Als wir schließlich unser Ziel erreichen, hängen fette, schwarze Wolken am Himmel. Der Regen hat an Intensität zugenommen und tut schon fast weh auf der Haut. Meine Stimme gleicht einem Flüstern, als sich unsere Wege trennen.
žIch liebe dich.
Es sind diese 3 Worte, die den Moment magisch und unvergesslich machen. Ein abschließender Kuss.
Wir gehen beide unseren Beschäftigungen nach. Sie arbeitet, ich studiere.
Abends treffen wir uns an meinem Auto wieder und fahren zurück. Jeden Tag derselbe Ablauf. Es hätte für die Ewigkeit sein können.

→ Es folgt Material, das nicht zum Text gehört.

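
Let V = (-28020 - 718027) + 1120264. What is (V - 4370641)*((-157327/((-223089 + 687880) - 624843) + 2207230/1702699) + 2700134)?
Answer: -735184322926422699660490/68130095087 ≈ -1.0791e+13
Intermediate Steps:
V = 374217 (V = -746047 + 1120264 = 374217)
(V - 4370641)*((-157327/((-223089 + 687880) - 624843) + 2207230/1702699) + 2700134) = (374217 - 4370641)*((-157327/((-223089 + 687880) - 624843) + 2207230/1702699) + 2700134) = -3996424*((-157327/(464791 - 624843) + 2207230*(1/1702699)) + 2700134) = -3996424*((-157327/(-160052) + 2207230/1702699) + 2700134) = -3996424*((-157327*(-1/160052) + 2207230/1702699) + 2700134) = -3996424*((157327/160052 + 2207230/1702699) + 2700134) = -3996424*(621152101533/272520380348 + 2700134) = -3996424*735842165822668165/272520380348 = -735184322926422699660490/68130095087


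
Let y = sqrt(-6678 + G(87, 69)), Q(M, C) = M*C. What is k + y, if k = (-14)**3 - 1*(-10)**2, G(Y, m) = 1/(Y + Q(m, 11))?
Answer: -2844 + I*sqrt(531061178)/282 ≈ -2844.0 + 81.719*I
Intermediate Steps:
Q(M, C) = C*M
G(Y, m) = 1/(Y + 11*m)
k = -2844 (k = -2744 - 1*100 = -2744 - 100 = -2844)
y = I*sqrt(531061178)/282 (y = sqrt(-6678 + 1/(87 + 11*69)) = sqrt(-6678 + 1/(87 + 759)) = sqrt(-6678 + 1/846) = sqrt(-5649587/846) = I*sqrt(531061178)/282 ≈ 81.719*I)
k + y = -2844 + I*sqrt(531061178)/282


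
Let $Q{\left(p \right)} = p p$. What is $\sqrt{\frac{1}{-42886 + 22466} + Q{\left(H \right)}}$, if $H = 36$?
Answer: $\frac{\sqrt{135100348495}}{10210} \approx 36.0$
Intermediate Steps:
$Q{\left(p \right)} = p^{2}$
$\sqrt{\frac{1}{-42886 + 22466} + Q{\left(H \right)}} = \sqrt{\frac{1}{-42886 + 22466} + 36^{2}} = \sqrt{\frac{1}{-20420} + 1296} = \sqrt{- \frac{1}{20420} + 1296} = \sqrt{\frac{26464319}{20420}} = \frac{\sqrt{135100348495}}{10210}$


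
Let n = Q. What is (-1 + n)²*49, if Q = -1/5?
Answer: 1764/25 ≈ 70.560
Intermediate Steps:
Q = -⅕ (Q = -1*⅕ = -⅕ ≈ -0.20000)
n = -⅕ ≈ -0.20000
(-1 + n)²*49 = (-1 - ⅕)²*49 = (-6/5)²*49 = (36/25)*49 = 1764/25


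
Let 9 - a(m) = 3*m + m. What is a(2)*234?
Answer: 234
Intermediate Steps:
a(m) = 9 - 4*m (a(m) = 9 - (3*m + m) = 9 - 4*m)
a(2)*234 = (9 - 4*2)*234 = (9 - 8)*234 = 1*234 = 234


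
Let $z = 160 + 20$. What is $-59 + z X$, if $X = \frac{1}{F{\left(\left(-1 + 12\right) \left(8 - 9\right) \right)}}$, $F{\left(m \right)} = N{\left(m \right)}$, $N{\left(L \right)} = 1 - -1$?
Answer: $31$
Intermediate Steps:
$z = 180$
$N{\left(L \right)} = 2$ ($N{\left(L \right)} = 1 + 1 = 2$)
$F{\left(m \right)} = 2$
$X = \frac{1}{2} \approx 0.5$
$-59 + z X = -59 + 180 \cdot \frac{1}{2} = -59 + 90 = 31$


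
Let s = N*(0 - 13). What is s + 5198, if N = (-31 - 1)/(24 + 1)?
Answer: 130366/25 ≈ 5214.6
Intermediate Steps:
N = -32/25 ≈ -1.2800
s = 416/25 (s = -32*(0 - 13)/25 = -32/25*(-13) = 416/25 ≈ 16.640)
s + 5198 = 416/25 + 5198 = 130366/25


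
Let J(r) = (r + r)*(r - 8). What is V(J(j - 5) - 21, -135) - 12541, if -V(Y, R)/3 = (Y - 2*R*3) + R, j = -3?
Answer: -15271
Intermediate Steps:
J(r) = 2*r*(-8 + r) (J(r) = (2*r)*(-8 + r) = 2*r*(-8 + r))
V(Y, R) = -3*Y + 15*R (V(Y, R) = -3*((Y - 2*R*3) + R) = -3*((Y - 6*R) + R) = -3*(Y - 5*R) = -3*Y + 15*R)
V(J(j - 5) - 21, -135) - 12541 = (-3*(2*(-3 - 5)*(-8 + (-3 - 5)) - 21) + 15*(-135)) - 12541 = (-3*(2*(-8)*(-8 - 8) - 21) - 2025) - 12541 = (-3*(2*(-8)*(-16) - 21) - 2025) - 12541 = (-3*(256 - 21) - 2025) - 12541 = (-3*235 - 2025) - 12541 = (-705 - 2025) - 12541 = -2730 - 12541 = -15271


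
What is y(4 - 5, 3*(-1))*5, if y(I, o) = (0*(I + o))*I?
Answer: 0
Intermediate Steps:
y(I, o) = 0 (y(I, o) = 0*I = 0)
y(4 - 5, 3*(-1))*5 = 0*5 = 0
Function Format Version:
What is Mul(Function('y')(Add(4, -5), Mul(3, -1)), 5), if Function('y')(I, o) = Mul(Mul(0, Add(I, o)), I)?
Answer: 0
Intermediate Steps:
Function('y')(I, o) = 0 (Function('y')(I, o) = Mul(0, I) = 0)
Mul(Function('y')(Add(4, -5), Mul(3, -1)), 5) = Mul(0, 5) = 0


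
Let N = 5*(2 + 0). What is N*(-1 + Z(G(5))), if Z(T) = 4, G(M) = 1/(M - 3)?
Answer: 30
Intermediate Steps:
G(M) = 1/(-3 + M)
N = 10 (N = 5*2 = 10)
N*(-1 + Z(G(5))) = 10*(-1 + 4) = 10*3 = 30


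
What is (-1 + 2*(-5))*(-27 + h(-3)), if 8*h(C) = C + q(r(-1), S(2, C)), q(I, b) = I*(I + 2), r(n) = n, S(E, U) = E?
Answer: 605/2 ≈ 302.50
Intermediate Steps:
q(I, b) = I*(2 + I)
h(C) = -⅛ + C/8 (h(C) = (C - (2 - 1))/8 = (C - 1*1)/8 = (C - 1)/8 = (-1 + C)/8 = -⅛ + C/8)
(-1 + 2*(-5))*(-27 + h(-3)) = (-1 + 2*(-5))*(-27 + (-⅛ + (⅛)*(-3))) = (-1 - 10)*(-27 + (-⅛ - 3/8)) = -11*(-27 - ½) = -11*(-55/2) = 605/2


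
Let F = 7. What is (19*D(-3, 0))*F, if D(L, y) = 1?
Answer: 133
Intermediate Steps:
(19*D(-3, 0))*F = (19*1)*7 = 19*7 = 133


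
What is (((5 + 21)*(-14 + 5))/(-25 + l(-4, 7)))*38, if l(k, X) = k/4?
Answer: 342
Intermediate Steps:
l(k, X) = k/4 (l(k, X) = k*(1/4) = k/4)
(((5 + 21)*(-14 + 5))/(-25 + l(-4, 7)))*38 = (((5 + 21)*(-14 + 5))/(-25 + (1/4)*(-4)))*38 = ((26*(-9))/(-25 - 1))*38 = -234/(-26)*38 = -234*(-1/26)*38 = 9*38 = 342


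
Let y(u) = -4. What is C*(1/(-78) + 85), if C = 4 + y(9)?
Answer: 0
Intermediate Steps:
C = 0 (C = 4 - 4 = 0)
C*(1/(-78) + 85) = 0*(1/(-78) + 85) = 0*(-1/78 + 85) = 0*(6629/78) = 0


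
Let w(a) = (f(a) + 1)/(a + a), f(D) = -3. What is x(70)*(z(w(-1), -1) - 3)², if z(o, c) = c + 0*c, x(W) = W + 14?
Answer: 1344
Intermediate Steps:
x(W) = 14 + W
w(a) = -1/a (w(a) = (-3 + 1)/(a + a) = -2*1/(2*a) = -1/a)
z(o, c) = c (z(o, c) = c + 0 = c)
x(70)*(z(w(-1), -1) - 3)² = (14 + 70)*(-1 - 3)² = 84*(-4)² = 84*16 = 1344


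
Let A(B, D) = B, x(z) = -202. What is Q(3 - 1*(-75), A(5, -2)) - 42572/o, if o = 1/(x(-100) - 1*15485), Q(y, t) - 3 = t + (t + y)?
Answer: 667827055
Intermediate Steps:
Q(y, t) = 3 + y + 2*t (Q(y, t) = 3 + (t + (t + y)) = 3 + (y + 2*t) = 3 + y + 2*t)
o = -1/15687 (o = 1/(-202 - 1*15485) = 1/(-202 - 15485) = 1/(-15687) = -1/15687 ≈ -6.3747e-5)
Q(3 - 1*(-75), A(5, -2)) - 42572/o = (3 + (3 - 1*(-75)) + 2*5) - 42572/(-1/15687) = (3 + (3 + 75) + 10) - 42572*(-15687) = (3 + 78 + 10) + 667826964 = 91 + 667826964 = 667827055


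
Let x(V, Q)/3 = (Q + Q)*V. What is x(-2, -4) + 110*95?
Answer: 10498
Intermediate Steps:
x(V, Q) = 6*Q*V (x(V, Q) = 3*((Q + Q)*V) = 3*((2*Q)*V) = 3*(2*Q*V) = 6*Q*V)
x(-2, -4) + 110*95 = 6*(-4)*(-2) + 110*95 = 48 + 10450 = 10498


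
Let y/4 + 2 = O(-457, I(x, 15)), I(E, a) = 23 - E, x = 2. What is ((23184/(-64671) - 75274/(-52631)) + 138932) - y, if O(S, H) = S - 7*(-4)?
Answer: 159584796931602/1134566467 ≈ 1.4066e+5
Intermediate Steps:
O(S, H) = 28 + S (O(S, H) = S + 28 = 28 + S)
y = -1724 (y = -8 + 4*(28 - 457) = -8 + 4*(-429) = -8 - 1716 = -1724)
((23184/(-64671) - 75274/(-52631)) + 138932) - y = ((23184/(-64671) - 75274/(-52631)) + 138932) - 1*(-1724) = ((23184*(-1/64671) - 75274*(-1/52631)) + 138932) + 1724 = ((-7728/21557 + 75274/52631) + 138932) + 1724 = (1215949250/1134566467 + 138932) + 1724 = 157628804342494/1134566467 + 1724 = 159584796931602/1134566467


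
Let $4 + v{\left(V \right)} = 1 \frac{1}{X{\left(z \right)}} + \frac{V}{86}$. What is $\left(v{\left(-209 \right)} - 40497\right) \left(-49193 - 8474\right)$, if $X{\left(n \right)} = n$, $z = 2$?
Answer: $\frac{100434346542}{43} \approx 2.3357 \cdot 10^{9}$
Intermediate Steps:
$v{\left(V \right)} = - \frac{7}{2} + \frac{V}{86}$ ($v{\left(V \right)} = -4 + \left(1 \cdot \frac{1}{2} + \frac{V}{86}\right) = -4 + \left(1 \cdot \frac{1}{2} + V \frac{1}{86}\right) = -4 + \left(\frac{1}{2} + \frac{V}{86}\right) = - \frac{7}{2} + \frac{V}{86}$)
$\left(v{\left(-209 \right)} - 40497\right) \left(-49193 - 8474\right) = \left(\left(- \frac{7}{2} + \frac{1}{86} \left(-209\right)\right) - 40497\right) \left(-49193 - 8474\right) = \left(\left(- \frac{7}{2} - \frac{209}{86}\right) - 40497\right) \left(-57667\right) = \left(- \frac{255}{43} - 40497\right) \left(-57667\right) = \left(- \frac{1741626}{43}\right) \left(-57667\right) = \frac{100434346542}{43}$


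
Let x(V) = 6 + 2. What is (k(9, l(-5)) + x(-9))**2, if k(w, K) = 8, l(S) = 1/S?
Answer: 256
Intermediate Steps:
x(V) = 8
(k(9, l(-5)) + x(-9))**2 = (8 + 8)**2 = 16**2 = 256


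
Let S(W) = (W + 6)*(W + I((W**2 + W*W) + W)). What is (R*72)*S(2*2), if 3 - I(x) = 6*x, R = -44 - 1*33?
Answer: 11586960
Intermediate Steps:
R = -77 (R = -44 - 33 = -77)
I(x) = 3 - 6*x
S(W) = (6 + W)*(3 - 12*W**2 - 5*W) (S(W) = (W + 6)*(W + (3 - 6*((W**2 + W*W) + W))) = (6 + W)*(W + (3 - 6*((W**2 + W**2) + W))) = (6 + W)*(W + (3 - 6*(2*W**2 + W))) = (6 + W)*(W + (3 - 6*(W + 2*W**2))) = (6 + W)*(W + (3 + (-12*W**2 - 6*W))) = (6 + W)*(W + (3 - 12*W**2 - 6*W)) = (6 + W)*(3 - 12*W**2 - 5*W))
(R*72)*S(2*2) = (-77*72)*(18 - 77*(2*2)**2 - 54*2 - 12*(2*2)**3) = -5544*(18 - 77*4**2 - 27*4 - 12*4**3) = -5544*(18 - 77*16 - 108 - 12*64) = -5544*(18 - 1232 - 108 - 768) = -5544*(-2090) = 11586960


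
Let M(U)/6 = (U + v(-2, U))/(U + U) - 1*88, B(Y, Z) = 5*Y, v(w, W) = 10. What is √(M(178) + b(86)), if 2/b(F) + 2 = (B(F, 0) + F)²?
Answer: I*√73677038099398543/11848303 ≈ 22.909*I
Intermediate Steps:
b(F) = 2/(-2 + 36*F²) (b(F) = 2/(-2 + (5*F + F)²) = 2/(-2 + (6*F)²) = 2/(-2 + 36*F²))
M(U) = -528 + 3*(10 + U)/U (M(U) = 6*((U + 10)/(U + U) - 1*88) = 6*((10 + U)/((2*U)) - 88) = 6*((10 + U)*(1/(2*U)) - 88) = 6*((10 + U)/(2*U) - 88) = 6*(-88 + (10 + U)/(2*U)) = -528 + 3*(10 + U)/U)
√(M(178) + b(86)) = √((-525 + 30/178) + 1/(-1 + 18*86²)) = √((-525 + 30*(1/178)) + 1/(-1 + 18*7396)) = √((-525 + 15/89) + 1/(-1 + 133128)) = √(-46710/89 + 1/133127) = √(-6218362081/11848303) = I*√73677038099398543/11848303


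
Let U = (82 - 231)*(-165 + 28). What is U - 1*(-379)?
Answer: 20792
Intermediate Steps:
U = 20413 (U = -149*(-137) = 20413)
U - 1*(-379) = 20413 - 1*(-379) = 20413 + 379 = 20792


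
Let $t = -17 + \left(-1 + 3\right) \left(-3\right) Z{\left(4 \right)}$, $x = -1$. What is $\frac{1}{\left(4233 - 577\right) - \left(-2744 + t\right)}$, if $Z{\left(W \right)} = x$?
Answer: $\frac{1}{6411} \approx 0.00015598$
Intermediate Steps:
$Z{\left(W \right)} = -1$
$t = -11$ ($t = -17 + \left(-1 + 3\right) \left(-3\right) \left(-1\right) = -17 + 2 \left(-3\right) \left(-1\right) = -17 - -6 = -17 + 6 = -11$)
$\frac{1}{\left(4233 - 577\right) - \left(-2744 + t\right)} = \frac{1}{\left(4233 - 577\right) + \left(2744 - -11\right)} = \frac{1}{\left(4233 - 577\right) + \left(2744 + 11\right)} = \frac{1}{3656 + 2755} = \frac{1}{6411}$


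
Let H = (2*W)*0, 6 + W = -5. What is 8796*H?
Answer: 0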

Als ich aufwache, bin ich für einen Moment orientierungslos. Wo bin ich? Dann beruhigen sich meine Sinne, mein Atem verlangsamt sich und meine Augen gewöhnen sich an die Dunkelheit, dennoch ist mein Schlafanzug nassgeschwitzt. Als ich einen Blick auf die Uhr werfe, kann ich nur mit dem Kopf schütteln. 3 Uhr. Mitten in der Nacht. Also ist doch nicht alles in Ordnung?
Ich reibe mir über die Augen. Draußen tobt ein Sturm. Der Wind zerrt mit gewaltiger Kraft an meinem Fenster, wie ein gigantisches Tier, das mit seinen Pranken alles und jeden vernichtet, der sich ihm in den Weg stellt.
Mir ist schlecht. Als ich einen Blick nach draußen werfe, weiten sich meine Augen vor Entsetzen. Das da draußen war kein normaler Sturm.
Er hatte etwas an sich, dass ich schwer in Worte kleiden kann. Riesige Gewitterwolken türmen sich vor meinem Fenster auf, schwärzer als schwarz, es scheint, als hätten diese Wolken sämtliches Licht der Umgebung aufgesaugt. Am Himmel ist kein einziger Stern mehr zu sehen, dennoch ist es ungewöhnlich still. Nur der Wind zerrt weiterhin an meinem Fenster.
Und dann wird mir plötzlich alles klar. Der Sturm ist meinetwegen hier. Ich bin das Zentrum des Sturms, der Auslöser. Alles fügt sich zusammen, wie bei einem Puzzle, das man nach langer Zeit endlich fertiggestellt hat.
Eine Träne läuft an meiner Wange herunter, als ich realisiere, dass ich sie verloren habe. Für immer. Man sagt, Zeit heilt alle Wunden, aber meine fängt gerade erst zu bluten an. Das Einzige, was bleibt, sind Erinnerungen. Und der Geruch nach Kaffee und Parfum. Ich werde sie für immer in meinem Herzen tragen.
Dann bricht der Sturm los.
 

Tyler Durden

Weltraumaffe
Teammitglied
Wie ich bleak schon im ICQ sagte, finde ich die Geschichte schreibtechnisch gut und auch schön geschrieben. Was mir fehlt, ist eine Handlung, denn mit so Liebesgeschichten kann ich (momentan) wenig anfangen.
Ansonsten aber wie gesagt eine gute Story.
 

RickDreams

New Member
Schreibtechnisch hat sie mir sehr gut gefallen. Schöne Ausdrücke und Beschreibungen. :super:

Man merkt, dass es von tief drinnen kommt ... mehr möchte ich nicht hinzufügen!
 

bleak

let's die just a little tonight!
Na immerhin zwei Leute. :wink: Danke fürs Feedback, ich werd mich bald wieder an was Neues hängen.
 

.adversus

Well-Known Member
So - dann schreib ich auch mal was dazu, hab sie mir gerade durchgelesen.

Und ja, da schliess ich mich an - man merkt, dass diese Geschichte von Herzen kommt. Wirklich schoen geschrieben.

Kurz und knapp alle Gefuehle und Gedanken in Worte gefasst.